In the northeastern Nigerian state of Gombe, the brazen detonation of explosives in a crowded bus station in the state capital on Friday left four dead and more than thirty wounded. Although no group has claimed responsibility for this senseless act of violence at the time of writing, it is almost certain that the anti-western Islamist insurgent group Boko Haram carried out the attack. It is the latest in a series of bombings and kidnappings that have occurred since an October 17th ceasefire was purportedly reached between the Nigerian government and the militants. More than five years into the group’s campaign of terror, news stories like this continue to dominate headlines in Nigeria and elsewhere in western Africa. Boko Haram attracted worldwide attention for the kidnapping of over two hundred schoolgirls six months ago, inspiring the hashtag “bring back our girls” in social media. While some have managed to escape, most of the girls continue to be held hostage by the Islamic extremists.
Although the scale of Friday’s bombing was relatively small in comparison to others that the group has staged, it nevertheless represents a potential turning point in the militants’ war on the Nigerian state primarily because of the attack’s location.
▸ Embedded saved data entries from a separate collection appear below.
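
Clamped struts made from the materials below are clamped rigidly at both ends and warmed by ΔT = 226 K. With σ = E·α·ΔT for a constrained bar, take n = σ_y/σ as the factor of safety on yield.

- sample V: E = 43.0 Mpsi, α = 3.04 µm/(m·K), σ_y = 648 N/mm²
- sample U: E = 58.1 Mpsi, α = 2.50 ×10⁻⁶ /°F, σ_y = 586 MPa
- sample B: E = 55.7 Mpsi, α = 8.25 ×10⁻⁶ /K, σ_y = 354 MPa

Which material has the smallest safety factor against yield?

sample B

Per material, after unit conversion:
  sample V: E = 296.5, α = 3.04, σ_y = 648.0 → σ = 204 MPa, n = 3.18
  sample U: E = 400.6, α = 4.50, σ_y = 586.0 → σ = 407 MPa, n = 1.44
  sample B: E = 384.0, α = 8.25, σ_y = 354.0 → σ = 716 MPa, n = 0.494
Smallest n: sample B with n = 0.494.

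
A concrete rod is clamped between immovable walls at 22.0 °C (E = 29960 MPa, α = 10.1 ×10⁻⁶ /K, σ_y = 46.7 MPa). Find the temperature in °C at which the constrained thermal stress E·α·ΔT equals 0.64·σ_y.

121 °C

E = 29960 MPa = 29.96 GPa.
E·α·ΔT = 29.89 MPa ⇒ ΔT = 29.89 / (29.96×10³ × 10.1×10⁻⁶) = 98.77 K.
T = 22.0 + 98.77 = 120.8 °C.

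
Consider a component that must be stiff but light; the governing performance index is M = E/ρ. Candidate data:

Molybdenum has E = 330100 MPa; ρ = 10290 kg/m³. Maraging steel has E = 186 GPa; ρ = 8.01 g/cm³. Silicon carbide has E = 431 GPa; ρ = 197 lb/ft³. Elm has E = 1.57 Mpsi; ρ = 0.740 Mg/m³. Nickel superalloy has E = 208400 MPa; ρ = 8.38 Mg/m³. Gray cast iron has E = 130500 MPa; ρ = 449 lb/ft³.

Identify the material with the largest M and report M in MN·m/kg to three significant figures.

Normalizing units and computing the index:
  molybdenum: E = 330.1 GPa, ρ = 10290 kg/m³
  maraging steel: E = 186.0 GPa, ρ = 8010 kg/m³
  silicon carbide: E = 431.0 GPa, ρ = 3156 kg/m³
  elm: E = 10.82 GPa, ρ = 740.0 kg/m³
  nickel superalloy: E = 208.4 GPa, ρ = 8380 kg/m³
  gray cast iron: E = 130.5 GPa, ρ = 7192 kg/m³
  silicon carbide: M = 137 MN·m/kg
  molybdenum: M = 32.1 MN·m/kg
  nickel superalloy: M = 24.9 MN·m/kg
  maraging steel: M = 23.2 MN·m/kg
  gray cast iron: M = 18.1 MN·m/kg
  elm: M = 14.6 MN·m/kg
Silicon carbide has the largest M.

silicon carbide, M = 137 MN·m/kg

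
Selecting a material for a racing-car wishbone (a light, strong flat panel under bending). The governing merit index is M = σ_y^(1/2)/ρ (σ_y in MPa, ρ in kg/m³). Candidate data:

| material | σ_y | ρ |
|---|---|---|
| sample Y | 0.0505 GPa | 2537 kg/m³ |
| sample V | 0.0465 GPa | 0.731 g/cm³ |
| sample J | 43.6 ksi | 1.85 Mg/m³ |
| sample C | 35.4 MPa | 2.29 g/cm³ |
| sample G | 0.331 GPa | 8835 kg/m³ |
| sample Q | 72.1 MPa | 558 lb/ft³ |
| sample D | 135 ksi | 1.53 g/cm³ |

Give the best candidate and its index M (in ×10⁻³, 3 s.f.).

sample D, M = 19.9×10⁻³

In SI units:
  sample Y: σ_y = 50.50 MPa, ρ = 2537 kg/m³
  sample V: σ_y = 46.50 MPa, ρ = 731.0 kg/m³
  sample J: σ_y = 300.6 MPa, ρ = 1850 kg/m³
  sample C: σ_y = 35.40 MPa, ρ = 2290 kg/m³
  sample G: σ_y = 331.0 MPa, ρ = 8835 kg/m³
  sample Q: σ_y = 72.10 MPa, ρ = 8938 kg/m³
  sample D: σ_y = 930.8 MPa, ρ = 1530 kg/m³
  sample D: M = 19.9×10⁻³
  sample J: M = 9.37×10⁻³
  sample V: M = 9.33×10⁻³
  sample Y: M = 2.80×10⁻³
  sample C: M = 2.60×10⁻³
  sample G: M = 2.06×10⁻³
  sample Q: M = 0.950×10⁻³
Sample D ranks first.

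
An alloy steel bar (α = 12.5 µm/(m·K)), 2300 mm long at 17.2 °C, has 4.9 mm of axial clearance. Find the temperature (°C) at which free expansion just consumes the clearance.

α·L₀·ΔT = 4.9 mm ⇒ ΔT = 4.9 / (12.5×10⁻⁶ × 2300.0) = 170.4 K.
T = 17.2 + 170.4 = 187.6 °C.

188 °C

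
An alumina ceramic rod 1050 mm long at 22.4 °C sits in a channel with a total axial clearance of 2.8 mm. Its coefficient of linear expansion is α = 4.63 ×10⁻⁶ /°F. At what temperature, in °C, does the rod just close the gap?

342 °C

α = 4.63×10⁻⁶/°F × 9/5 = 8.33×10⁻⁶/K.
α·L₀·ΔT = 2.8 mm ⇒ ΔT = 2.8 / (8.33×10⁻⁶ × 1050.0) = 320.0 K.
T = 22.4 + 320.0 = 342.4 °C.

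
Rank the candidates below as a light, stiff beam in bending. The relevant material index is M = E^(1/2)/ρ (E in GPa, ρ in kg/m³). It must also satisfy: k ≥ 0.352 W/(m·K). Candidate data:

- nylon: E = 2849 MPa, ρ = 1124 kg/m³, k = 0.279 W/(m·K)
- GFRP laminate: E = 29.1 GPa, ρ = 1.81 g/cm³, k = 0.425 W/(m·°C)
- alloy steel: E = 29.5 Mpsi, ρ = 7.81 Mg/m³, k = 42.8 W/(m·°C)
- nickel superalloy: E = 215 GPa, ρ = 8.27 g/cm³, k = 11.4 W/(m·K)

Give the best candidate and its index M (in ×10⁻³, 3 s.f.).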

Boko Haram has succeeded in taking control of large areas in the deeply impoverished northeastern states of Adamawa, Borno, and Yobo where the group has flourished thanks in part to a lack of existing governmental institutions and infrastructure. Although the Nigerian government declared a state of emergency in each of these states in 2013, it failed to reestablish control over the region all but ensuring the absence of security and rule of law. With Friday’s attack, Boko Haram has veritably expanded its operations and presence into the neighboring state of Gombe. This underscores the fact that Boko Haram has greater territorial ambitions than the areas it presently controls and poses a long-term threat to the stability and cohesion of the Nigerian state. With an estimated five to ten thousand fighters (many of whom are coerced into joining), caches of stolen weapons, and a growing expertise in military exercises, Boko Haram is well equipped to pursue its agenda indefinitely and unimpeded.
This is bad news for Africa’s most populous country and largest economy. A major oil exporter with burgeoning industries, Nigeria’s GDP could grow by more than 7% a year for a decade or more according to some predictions. The rapid development that can accompany economic growth is already evident in Nigeria’s south, but the wealth that characterizes cosmopolitan urban centers like Lagos is a world away from the northeastern states where Boko Haram operates with relative impunity. In Nigeria’s northeast, three out of every four residents are below the poverty line, illiteracy is rampant, and schools are shuttered because of Boko Haram. Fighting Boko Haram is made all the more difficult because graft and corruption are virtually ubiquitous in Nigeria and the Nigerian army is ineffective in countering the insurgency. Juggling Boko Haram and such rapid economic growth will at some point become untenable. Nigeria’s future and prosperity depends on addressing the problem of Boko Haram before Nigeria begins to fracture.